Coming Soon — This track is under development and requires Jetson Nano hardware (currently planned for acquisition). Unit pages will be added once hardware is available.
Prerequisites
- Arduino: Foundations of Physical Computing — hardware I/O fundamentals
- ESP32: IoT and Wireless Physical AI — networked edge systems
- Python 3 proficiency (functions, classes, NumPy basics)

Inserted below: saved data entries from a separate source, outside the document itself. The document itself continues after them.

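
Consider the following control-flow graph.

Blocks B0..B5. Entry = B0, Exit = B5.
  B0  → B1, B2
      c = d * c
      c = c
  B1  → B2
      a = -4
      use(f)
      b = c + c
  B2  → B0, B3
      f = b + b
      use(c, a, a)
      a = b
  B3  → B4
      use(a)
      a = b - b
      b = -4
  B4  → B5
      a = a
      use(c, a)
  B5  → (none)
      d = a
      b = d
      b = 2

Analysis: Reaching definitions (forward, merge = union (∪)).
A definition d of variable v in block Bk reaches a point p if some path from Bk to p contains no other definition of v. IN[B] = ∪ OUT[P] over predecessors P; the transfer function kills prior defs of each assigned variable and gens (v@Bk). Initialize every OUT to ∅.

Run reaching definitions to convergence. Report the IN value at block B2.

Answer: {a@B1, a@B2, b@B1, c@B0, f@B2}

Trace:
Per-block solution:
  B0:   IN={a@B2, b@B1, c@B0, f@B2}   OUT={a@B2, b@B1, c@B0, f@B2}
  B1:   IN={a@B2, b@B1, c@B0, f@B2}   OUT={a@B1, b@B1, c@B0, f@B2}
  B2:   IN={a@B1, a@B2, b@B1, c@B0, f@B2}   OUT={a@B2, b@B1, c@B0, f@B2}
  B3:   IN={a@B2, b@B1, c@B0, f@B2}   OUT={a@B3, b@B3, c@B0, f@B2}
  B4:   IN={a@B3, b@B3, c@B0, f@B2}   OUT={a@B4, b@B3, c@B0, f@B2}
  B5:   IN={a@B4, b@B3, c@B0, f@B2}   OUT={a@B4, b@B5, c@B0, d@B5, f@B2}

Merge at B2: IN[B2] = OUT[B0] ⊔ OUT[B1] = {a@B1, a@B2, b@B1, c@B0, f@B2}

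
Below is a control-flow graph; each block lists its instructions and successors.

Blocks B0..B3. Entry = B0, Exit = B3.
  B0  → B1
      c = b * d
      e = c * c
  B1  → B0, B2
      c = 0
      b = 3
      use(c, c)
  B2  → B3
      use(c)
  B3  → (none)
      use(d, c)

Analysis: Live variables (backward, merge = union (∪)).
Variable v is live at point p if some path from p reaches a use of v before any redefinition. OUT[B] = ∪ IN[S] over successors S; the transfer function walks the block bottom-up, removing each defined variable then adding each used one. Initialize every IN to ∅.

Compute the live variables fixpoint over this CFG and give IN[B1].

Answer: {d}

Trace:
Per-block solution:
  B0:  IN={b, d}  OUT={d}
  B1:  IN={d}  OUT={b, c, d}
  B2:  IN={c, d}  OUT={c, d}
  B3:  IN={c, d}  OUT={}

Merge at B1: OUT[B1] = IN[B0] ⊔ IN[B2] = {b, c, d}
Applying B1's transfer function to that OUT value gives IN[B1] (row B1 above).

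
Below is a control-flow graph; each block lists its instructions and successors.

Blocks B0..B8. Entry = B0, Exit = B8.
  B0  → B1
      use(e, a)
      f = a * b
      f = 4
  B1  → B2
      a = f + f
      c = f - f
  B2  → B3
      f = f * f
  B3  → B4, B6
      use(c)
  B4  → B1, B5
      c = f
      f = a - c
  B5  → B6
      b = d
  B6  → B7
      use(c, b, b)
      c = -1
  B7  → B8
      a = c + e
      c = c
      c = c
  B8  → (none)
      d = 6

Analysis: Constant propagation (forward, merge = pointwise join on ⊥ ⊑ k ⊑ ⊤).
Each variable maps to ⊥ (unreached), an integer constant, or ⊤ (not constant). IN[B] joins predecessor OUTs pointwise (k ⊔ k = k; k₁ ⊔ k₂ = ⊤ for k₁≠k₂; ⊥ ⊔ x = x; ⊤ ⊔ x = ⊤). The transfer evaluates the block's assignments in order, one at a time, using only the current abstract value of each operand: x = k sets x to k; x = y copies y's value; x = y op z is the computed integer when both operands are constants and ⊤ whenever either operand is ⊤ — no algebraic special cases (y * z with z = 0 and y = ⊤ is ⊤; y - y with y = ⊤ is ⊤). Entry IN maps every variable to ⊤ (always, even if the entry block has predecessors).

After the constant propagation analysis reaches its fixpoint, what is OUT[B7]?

Answer: {a: ⊤, b: ⊤, c: -1, d: ⊤, e: ⊤, f: ⊤}

Derivation:
Per-block solution:
  B0:   IN=(all ⊤)   OUT={f:4; rest ⊤}
  B1:   IN=(all ⊤)   OUT=(all ⊤)
  B2:   IN=(all ⊤)   OUT=(all ⊤)
  B3:   IN=(all ⊤)   OUT=(all ⊤)
  B4:   IN=(all ⊤)   OUT=(all ⊤)
  B5:   IN=(all ⊤)   OUT=(all ⊤)
  B6:   IN=(all ⊤)   OUT={c:-1; rest ⊤}
  B7:   IN={c:-1; rest ⊤}   OUT={c:-1; rest ⊤}
  B8:   IN={c:-1; rest ⊤}   OUT={c:-1, d:6; rest ⊤}

Merge at B7: IN[B7] = OUT[B6] = {a: ⊤, b: ⊤, c: -1, d: ⊤, e: ⊤, f: ⊤}
Applying B7's transfer function to that IN value gives OUT[B7] (row B7 above).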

- Familiarity with Linux terminal (file system, apt, SSH)
What You Will Build
By the end of this track, students will have:
- A working JetPack development environment with GPU-verified CUDA
- A real-time object detection pipeline (YOLOv8 via TensorRT) running at ≥ 15 FPS
- A ROS 2 perception node publishing detected object poses to a robot platform
- A benchmark comparison: ESP32 TFLite micro vs. Jetson Nano TensorRT for the same task
Planned Unit Outline
| Unit | Title | Focus |
|---|---|---|
| 01 | JetPack Setup & GPIO | OS install, CUDA verify, LED/sensor via Jetson.GPIO |
| 02 | Python Computer Vision | OpenCV, camera capture, frame processing |
| 03 | TFLite on Jetson CPU | Run a MobileNet model, measure latency |
| 04 | TensorRT Optimization | Convert TFLite → TensorRT, GPU acceleration |
| 05 | YOLOv8 Real-Time Detection | Object detection pipeline at camera frame rate |
| 06 | ROS 2 on Jetson Nano | Install ROS 2 Humble, publish/subscribe basics |
| 07 | Perception Node | Publish detection results as ROS 2 topics |
| 08 | Capstone Project | Mobile robot with vision-guided navigation |